1. Financement auprès des banques locales
Les banques commerciales locales restent une source classique de financement des PME. Des établissements présents dans la région (Banque of Africa, Ecobank, Orabank, etc.) proposent des crédits d’investissement ou de trésorerie aux entreprises formelles. L’accès n’est pas aisé : les banques exigent généralement des garanties réelles (hypothèque sur un terrain, nantissement d’équipement, etc.) et appliquent des taux d’intérêt relativement élevés pour compenser les risques.
En effet, le financier des petites entreprises agroalimentaires est souvent perçu comme risqué en raison d’un taux de défaillance élevé et de coûts de suivi importants. Ainsi, beaucoup de PME agricoles se voient refuser des prêts bancaires classiques.
Face à cela, des mécanismes de soutien ont émergé.
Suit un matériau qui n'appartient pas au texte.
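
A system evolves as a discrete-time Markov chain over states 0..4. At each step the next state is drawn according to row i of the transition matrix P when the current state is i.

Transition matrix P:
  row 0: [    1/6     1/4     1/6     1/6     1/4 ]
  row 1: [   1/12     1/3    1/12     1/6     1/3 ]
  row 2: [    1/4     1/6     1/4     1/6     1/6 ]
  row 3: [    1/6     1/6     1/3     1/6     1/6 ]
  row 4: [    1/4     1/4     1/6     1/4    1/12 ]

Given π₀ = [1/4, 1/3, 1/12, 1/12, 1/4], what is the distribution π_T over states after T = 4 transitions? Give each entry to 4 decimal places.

π = [0.1799, 0.2385, 0.1935, 0.1837, 0.2044]

t=0: π = [0.2500, 0.3333, 0.0833, 0.0833, 0.2500]
t=1: π = [0.1667, 0.2639, 0.1597, 0.1875, 0.2222]
t=2: π = [0.1765, 0.2431, 0.1892, 0.1852, 0.2060]
t=3: π = [0.1793, 0.2391, 0.1930, 0.1838, 0.2047]
t=4: π = [0.1799, 0.2385, 0.1935, 0.1837, 0.2044]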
Par exemple, le Fonds GARI (Garantie des Investissements Privés en Afrique de l’Ouest) ou l’ African Garantie Fund offrent des garanties partielles aux banques pour couvrir une partie du risque, facilitant ainsi l’octroi de crédits aux PME.
Des accords innovants se développent : en 2024, BGFIBank a pu lancer plus de 6 milliards FCFA de prêts aux PME grâce à une garantie de 5 millions $ octroyée par l’African Garantie Fund . Ces dispositifs encouragent les banques à financer davantage l’agro-industrie.
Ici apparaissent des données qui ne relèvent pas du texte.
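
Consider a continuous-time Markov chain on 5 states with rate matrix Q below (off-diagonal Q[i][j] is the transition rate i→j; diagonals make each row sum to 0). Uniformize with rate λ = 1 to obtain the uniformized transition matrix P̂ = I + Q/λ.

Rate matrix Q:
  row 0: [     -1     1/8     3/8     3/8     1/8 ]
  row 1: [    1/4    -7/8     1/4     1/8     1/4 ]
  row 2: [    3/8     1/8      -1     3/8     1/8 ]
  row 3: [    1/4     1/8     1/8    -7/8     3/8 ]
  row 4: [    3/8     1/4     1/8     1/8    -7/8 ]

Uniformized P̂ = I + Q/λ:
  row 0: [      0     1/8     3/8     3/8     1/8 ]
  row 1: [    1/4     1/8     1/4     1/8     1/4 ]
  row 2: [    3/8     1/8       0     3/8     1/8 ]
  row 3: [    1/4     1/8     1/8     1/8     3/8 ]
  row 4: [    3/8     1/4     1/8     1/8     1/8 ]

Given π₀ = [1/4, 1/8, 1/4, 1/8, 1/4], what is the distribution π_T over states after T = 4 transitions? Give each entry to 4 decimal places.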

- Critères d’accès : dossier bancaire solide (comptes à jour, business plan), garanties exigées (terrain, bâtiment, équipements), apport initial parfois requis.
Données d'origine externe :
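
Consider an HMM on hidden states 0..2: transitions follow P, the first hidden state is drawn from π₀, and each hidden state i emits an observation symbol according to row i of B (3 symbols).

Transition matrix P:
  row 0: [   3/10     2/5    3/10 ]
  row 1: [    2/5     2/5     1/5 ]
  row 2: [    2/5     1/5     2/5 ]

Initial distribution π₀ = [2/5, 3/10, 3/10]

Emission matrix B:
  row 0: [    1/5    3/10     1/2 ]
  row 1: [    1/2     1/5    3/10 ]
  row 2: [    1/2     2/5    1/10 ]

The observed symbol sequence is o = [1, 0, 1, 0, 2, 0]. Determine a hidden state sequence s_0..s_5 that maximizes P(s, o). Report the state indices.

t=0: δ = [1.200e-01, 6.000e-02, 1.200e-01]  (obs o_0=1)
t=1: δ = [9.600e-03, 2.400e-02, 2.400e-02]  ψ = [2, 0, 2]  (obs o_1=0)
t=2: δ = [2.880e-03, 1.920e-03, 3.840e-03]  ψ = [1, 1, 2]  (obs o_2=1)
t=3: δ = [3.072e-04, 5.760e-04, 7.680e-04]  ψ = [2, 0, 2]  (obs o_3=0)
t=4: δ = [1.536e-04, 6.912e-05, 3.072e-05]  ψ = [2, 1, 2]  (obs o_4=2)
t=5: δ = [9.216e-06, 3.072e-05, 2.304e-05]  ψ = [0, 0, 0]  (obs o_5=0)
backtrack: best end state = 1; path = [2, 2, 2, 2, 0, 1]

path = [2, 2, 2, 2, 0, 1]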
- Exemple concret : en Côte d’Ivoire, SIB ou NSIA Banque finançant des PME exportatrices d’anacarde, à condition de contrats d’achat garanti.
- Conseils pratiques : soignez votre plan d’affaires et montrez la viabilité de votre projet, mettez en avant des contrats d’exportation déjà signés, et renseignez-vous sur les fonds de garantie disponibles dans votre pays pour appuyer votre demande.
2. La microfinance et mésofinance
Lorsque les banques traditionnelles font défaut, les institutions de microfinance prennent le relais pour les petits entrepreneurs agricoles. En Afrique de l’Ouest, on compte un vaste réseau de systèmes financiers décentralisés (institutions de microfinance, coopératives de crédit, etc.) jusque dans les zones rurales.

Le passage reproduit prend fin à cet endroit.